A igreja matriz, de traço românico, permanece como centro espiritual e arquitectónico da freguesia. As suas pedras, remontadas e remodeladas ao longo dos séculos, guardam a memória das missas dominicais, dos baptismos, dos casamentos celebrados sob o olhar de gerações. Não há castelos nem pontes monumentais, mas há esta presença discreta — o granito cinzento das paredes, a porta encaixilhada, o adro onde o sol poente desenha sombras compridas.
A terra que alimenta
A identidade de Bordonhos está gravada no que se come. O cabrito da Gralheira, com o selo IGP, pasta nas encostas próximas da Serra da Gralheira, alimentando-se de ervas aromáticas que lhe dão um sabor inconfundível. A carne Arouquesa, certificada DOP, cheira a terra molhada e a nozes quando assa na brasa. Nos fumeiros das casas, os enchidos secam ao ritmo dos dias — a chouriça fumegante que a vizinha D. Alice traz no cesto, acabada de tirar da cortiça, deixa escorregar a gordura dourada pelos dedos. O pão de milho, ainda quente, estala quando partido, soltando um vapor que sabe a lareira e a fermentação lenta. O vinho do Dão que acompanha o almoço é tinto de boca seca, feito nas caves escavadas na rocha, onde o tempo se mede em fermentações silenciosas.
Nos restaurantes de São Pedro do Sul, a poucos quilómetros de distância, estes produtos encontram mesa. Mas é nos quintais de Bordonhos, nas conversas à porta das casas, que se percebe a ligação profunda entre a terra e o prato. As hortas ainda dão couves e batatas, os galinheiros fornecem ovos frescos, e os mais velhos sabem exactamente quando colher os nabos ou podar as vinhas.
Caminhos entre ribeiros
A paisagem de Bordonhos é desenhada pela água. O ribeiro de Bordonhos serpenteia entre amieiras e salgueiros, onde as crianças ainda apanham pernas-de-cabra para fazer berlindes. Os caminhos rurais sobem e descem entre muros de pedra solta, ladeados por carvalhos e castanheiros que marcam os limites das propriedades. No vale, o cheiro a merujumba silvestre entranha-se nas narinas quando se pisa o matagal.

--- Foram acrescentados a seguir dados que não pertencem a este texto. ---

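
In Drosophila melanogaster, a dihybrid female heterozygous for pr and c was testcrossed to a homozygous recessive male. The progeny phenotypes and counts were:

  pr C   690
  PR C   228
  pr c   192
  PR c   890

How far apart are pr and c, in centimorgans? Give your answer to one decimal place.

21.0 centimorgans

The two most frequent classes, PR c (890) and pr C (690), are the parental types, so the F1 was PR c / pr C.
The recombinant classes are PR C and pr c: 228 + 192 = 420.
Recombination frequency = 420/2000 = 0.2100 ≈ 21.0%, i.e. 21.0 centimorgans.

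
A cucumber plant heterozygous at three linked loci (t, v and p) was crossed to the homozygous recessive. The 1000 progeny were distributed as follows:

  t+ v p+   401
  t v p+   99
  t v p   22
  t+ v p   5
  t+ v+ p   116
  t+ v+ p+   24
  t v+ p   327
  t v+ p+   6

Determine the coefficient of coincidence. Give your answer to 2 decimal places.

0.85

The two most frequent reciprocal classes, t+ v p+ and t v+ p, are the parental types, so the F1 was t+ v p+ / t v+ p.
The two rarest classes, t+ v p and t v+ p+, are the double crossovers. Comparing them with the parentals, only the p allele has switched, so p is the middle locus and the order is t – p – v.
t–p: (215 + 11)/1000 = 0.2260; p–v: (46 + 11)/1000 = 0.0570.
Expected DCO frequency = 0.2260 × 0.0570 ≈ 0.01288; observed = 11/1000 ≈ 0.01100.
Coefficient of coincidence = 0.01100/0.01288 ≈ 0.85.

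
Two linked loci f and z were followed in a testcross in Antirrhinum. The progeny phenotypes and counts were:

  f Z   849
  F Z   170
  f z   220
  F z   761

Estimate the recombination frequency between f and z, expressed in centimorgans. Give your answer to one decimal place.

The two most frequent classes, F z (761) and f Z (849), are the parental types, so the F1 was F z / f Z.
The recombinant classes are F Z and f z: 170 + 220 = 390.
Recombination frequency = 390/2000 = 0.1950 ≈ 19.5%, i.e. 19.5 centimorgans.

19.5 centimorgans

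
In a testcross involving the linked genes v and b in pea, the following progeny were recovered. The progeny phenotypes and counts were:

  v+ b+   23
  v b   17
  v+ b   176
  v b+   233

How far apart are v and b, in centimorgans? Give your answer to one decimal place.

8.9 centimorgans

The two most frequent classes, v+ b (176) and v b+ (233), are the parental types, so the F1 was v+ b / v b+.
The recombinant classes are v+ b+ and v b: 23 + 17 = 40.
Recombination frequency = 40/449 = 0.0891 ≈ 8.9%, i.e. 8.9 centimorgans.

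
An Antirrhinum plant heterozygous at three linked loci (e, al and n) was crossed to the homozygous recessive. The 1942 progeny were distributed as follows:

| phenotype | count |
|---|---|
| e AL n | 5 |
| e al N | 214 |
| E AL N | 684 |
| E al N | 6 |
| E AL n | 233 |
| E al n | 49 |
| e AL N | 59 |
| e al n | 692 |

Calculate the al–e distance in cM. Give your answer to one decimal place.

6.1 cM

The two most frequent reciprocal classes, e al n and E AL N, are the parental types, so the F1 was e al n / E AL N.
The two rarest classes, e AL n and E al N, are the double crossovers. Comparing them with the parentals, only the al allele has switched, so al is the middle locus and the order is n – al – e.
Crossovers in the al–e interval produce the single-crossover classes E al n and e AL N (49 + 59 = 108) plus the double crossovers (11).
RF(al–e) = (108 + 11) / 1942 = 119/1942 = 0.0613 → 6.1 cM.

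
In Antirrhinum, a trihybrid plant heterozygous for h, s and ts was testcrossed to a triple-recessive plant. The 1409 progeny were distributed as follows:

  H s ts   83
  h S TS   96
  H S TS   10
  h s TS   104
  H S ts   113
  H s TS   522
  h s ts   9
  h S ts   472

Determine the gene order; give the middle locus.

s

The two most frequent reciprocal classes, H s TS and h S ts, are the parental types, so the F1 was H s TS / h S ts.
The two rarest classes, H S TS and h s ts, are the double crossovers. Comparing them with the parentals, only the s allele has switched, so s is the middle locus and the order is h – s – ts.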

A proximidade da Serra da Gralheira convida a caminhadas mais longas, onde o horizonte se abre sobre montanhas onduladas e o silêncio só é interrompido pelo canto distante de uma águia-de-asa-redonda.
Com 508 habitantes — 60 crianças, 113 idosos —, a freguesia vive uma quietude que não é abandono, mas escolha. Há um único alojamento registado, uma moradia que acolhe quem procura o interior sem pressa. A densidade populacional, 85 habitantes por quilómetro quadrado, traduz-se em espaço — entre casas, entre pessoas, entre o rumor do dia e o silêncio da noite.
Ao cair da tarde, quando a luz rasante dourada as fachadas de granito e o fumo das lareiras começa a subir, Bordonhos revela-se no que tem de essencial: pedra, água, terra cultivada. O nome raro, quase único no país, é também uma promessa — de que há lugares onde a identidade não se dilui, onde o passado não é nostalgia mas presença viva, gravada no sabor do cabrito, no frio húmido da manhã, no eco dos passos sobre a calçada irregular.